Something along the lines of this (using gcc
intrinsics):
#include <stdint.h>
int hammingDistance (uint64_t x, uint64_t y) {
uint64_t res = x ^ y;
return __builtin_popcountll (res);
}
Now, as for why I would want to do this, well, on some platforms, yes, this would just translate to gcc
emitting a call to a function that calculates popcount
. For instance, on x64 without popcnt
, gcc
spits out (Godbolt's GCC Online):
hammingDistance:
sub rsp, 8
xor rdi, rsi
call __popcountdi2
add rsp, 8
ret
OTOH, if you have a platform that supports POPCOUNT, like x64 models including nehalem
and after (which have POPCNT
), you get (Godbolt's GCC Online):
hammingDistance:
xor rdi, rsi
popcnt rax, rdi
ret
which should be waaay faster, especially once inlined.
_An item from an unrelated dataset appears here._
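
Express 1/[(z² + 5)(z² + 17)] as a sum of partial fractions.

Coefficient matching gives A = C = 0, B = 1/(17-5) = 1/12, D = -B = -1/12
Result: (1/12)/(z² + 5) - (1/12)/(z² + 17)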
But back to the original question. Can you take the Hamming Weight of the XOR of two strings to find their Hamming Distance? ie:
HD = HW (x xor y)
Hamming distance between two equal length strings, x
and y
, is defined to be the number of positions where they differ. In the case of x
and y
being bitstrings, x^y
is a string with 1
s in exactly the positions they differ. Thus, HammingDistance(x,y) = Number of 1s in x^y
, for bitstrings. Also, HammingWeight(x) = number of 1s in x
for a bitstring x
. Thus, your first claim, HammingDistance(x,y) = HammingWeight(x^y)
is true for bitstrings. Having established that, it is clear that your implementation is correct.